Five final takeaways:
- For all the talent the Nets added this offseason, they didn’t appear to find an immediate fix for one of their biggest weaknesses: defending quicker, more athletic teams playing with purpose. The Magic dominated the Nets in second-chance points (23-12) and fast-break points (12-3). Those two figures account for a 20-point Magic advantage in a game they won by 21.
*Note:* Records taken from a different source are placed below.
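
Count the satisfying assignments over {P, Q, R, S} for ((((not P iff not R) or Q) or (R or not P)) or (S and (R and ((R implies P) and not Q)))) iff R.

10

Initial set: {(((((not P iff not R) or Q) or (R or not P)) or (S and (R and ((R implies P) and not Q)))) iff R)}.
(((((not P iff not R) or Q) or (R or not P)) or (S and (R and ((R implies P) and not Q)))) iff R): β-rule — branch into ((((not P iff not R) or Q) or (R or not P)) or (S and (R and ((R implies P) and not Q)))), R  //  not ((((not P iff not R) or Q) or (R or not P)) or (S and (R and ((R implies P) and not Q)))), not R.
  branch 1 (add ((((not P iff not R) or Q) or (R or not P)) or (S and (R and ((R implies P) and not Q)))), R):
    ((((not P iff not R) or Q) or (R or not P)) or (S and (R and ((R implies P) and not Q)))): β-rule — branch into (((not P iff not R) or Q) or (R or not P))  //  (S and (R and ((R implies P) and not Q))).
      branch 1.1 (add (((not P iff not R) or Q) or (R or not P))):
        (((not P iff not R) or Q) or (R or not P)): β-rule — branch into ((not P iff not R) or Q)  //  (R or not P).
          branch 1.1.1 (add ((not P iff not R) or Q)):
            ((not P iff not R) or Q): β-rule — branch into (not P iff not R)  //  Q.
              branch 1.1.1.1 (add (not P iff not R)):
                (not P iff not R): β-rule — branch into not P, not R  //  not not P, not not R.
                  branch 1.1.1.1.1 (add not P, not R):
                    × closes — contains both R and not R.
                  branch 1.1.1.1.2 (add not not P, not not R):
                    ○ open, literals {P=1, R=1}.
              branch 1.1.1.2 (add Q):
                ○ open, literals {Q=1, R=1}.
          branch 1.1.2 (add (R or not P)):
            (R or not P): β-rule — branch into R  //  not P.
              branch 1.1.2.1 (add R):
                ○ open, literals {R=1}.
              branch 1.1.2.2 (add not P):
                ○ open, literals {P=0, R=1}.
      branch 1.2 (add (S and (R and ((R implies P) and not Q)))):
        (S and (R and ((R implies P) and not Q))): α-rule — add S, (R and ((R implies P) and not Q)).
        (R and ((R implies P) and not Q)): α-rule — add R, ((R implies P) and not Q).
        ((R implies P) and not Q): α-rule — add (R implies P), not Q.
        (R implies P): β-rule — branch into not R  //  P.
          branch 1.2.1 (add not R):
            × closes — contains both R and not R.
          branch 1.2.2 (add P):
            ○ open, literals {P=1, Q=0, R=1, S=1}.
  branch 2 (add not ((((not P iff not R) or Q) or (R or not P)) or (S and (R and ((R implies P) and not Q)))), not R):
    not ((((not P iff not R) or Q) or (R or not P)) or (S and (R and ((R implies P) and not Q)))): α-rule — add not (((not P iff not R) or Q) or (R or not P)), not (S and (R and ((R implies P) and not Q))).
    not (((not P iff not R) or Q) or (R or not P)): α-rule — add not ((not P iff not R) or Q), not (R or not P).
    not ((not P iff not R) or Q): α-rule — add not (not P iff not R), not Q.
    not (R or not P): α-rule — add not R, not not P.
    not (S and (R and ((R implies P) and not Q))): β-rule — branch into not S  //  not (R and ((R implies P) and not Q)).
      branch 2.1 (add not S):
        not (not P iff not R): β-rule — branch into not P, not not R  //  not not P, not R.
          branch 2.1.1 (add not P, not not R):
            × closes — contains both P and not P.
          branch 2.1.2 (add not not P, not R):
            ○ open, literals {P=1, Q=0, R=0, S=0}.
      branch 2.2 (add not (R and ((R implies P) and not Q))):
        not (not P iff not R): β-rule — branch into not P, not not R  //  not not P, not R.
          branch 2.2.1 (add not P, not not R):
            × closes — contains both P and not P.
          branch 2.2.2 (add not not P, not R):
            not (R and ((R implies P) and not Q)): β-rule — branch into not R  //  not ((R implies P) and not Q).
              branch 2.2.2.1 (add not R):
                ○ open, literals {P=1, Q=0, R=0}.
              branch 2.2.2.2 (add not ((R implies P) and not Q)):
                not ((R implies P) and not Q): β-rule — branch into not (R implies P)  //  not not Q.
                  branch 2.2.2.2.1 (add not (R implies P)):
                    not (R implies P): α-rule — add R, not P.
                    × closes — contains both R and not R.
                  branch 2.2.2.2.2 (add not not Q):
                    × closes — contains both Q and not Q.
6 branches closed, 7 open.
Each open branch fixes some atoms; the unmentioned ones are free. Counting distinct full assignments: branch {P=1, R=1} (Q, S) contributes 4 new; branch {Q=1, R=1} (P, S) contributes 2 new; branch {R=1} (P, Q, S) contributes 2 new; branch {P=0, R=1} (Q, S) contributes 0 new; branch {P=1, Q=0, R=1, S=1} (none free) contributes 0 new; branch {P=1, Q=0, R=0, S=0} (none free) contributes 1 new; branch {P=1, Q=0, R=0} (S) contributes 1 new. Total: 10.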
- The Nets have some of the most talented midrange shooters in the league, and it’s going to kill them if they treat the midrange game like they did Sunday night. They went back to it time and time again, early and late in the shot clock, open spot-up or off the dribble, whether it was the best look they could get in 24 seconds or not. 39 of the team’s 89 shots were two-pointers outside the paint, and Orlando’s defense wasn’t that stingy.
- Holy Victor Oladipo:
But he did get a “Welcome to the NBA” moment from Paul Pierce:
- We’ve known since day one that this is a potentially explosive blend of offensive talent, a blend we saw on display Friday night against the Miami Heat. When this team is locked in offensively, forget just this year –they’ve got a chance to be one of the most dangerous offensive teams ever. But Sunday night proved that the Nets are going to have off nights, where they still feel out each other’s strengths and weaknesses, and that feeling-out process will result in some clunkers like this.
- Former Nets coach Avery Johnson, while still coaching the team, said that it doesn’t really matter what offense you run — the pick-and-roll offense, the zipper offense, the triangle offense, whatever — you’ve still got to put the ball in the basket. For much of the first half, the Nets did run a successful offense and got good looks at the basket, they just couldn’t convert. That doesn’t concern me. But in the second half, the Nets seemed to eschew many of those principles, taking shots that weren’t readily apparent as a part of any offense. The Nets are only three games into an 82-game season, so there’s time for road bumps like this, but they can’t give up blowout losses to lottery-bound teams when they’re fighting for playoff position come March.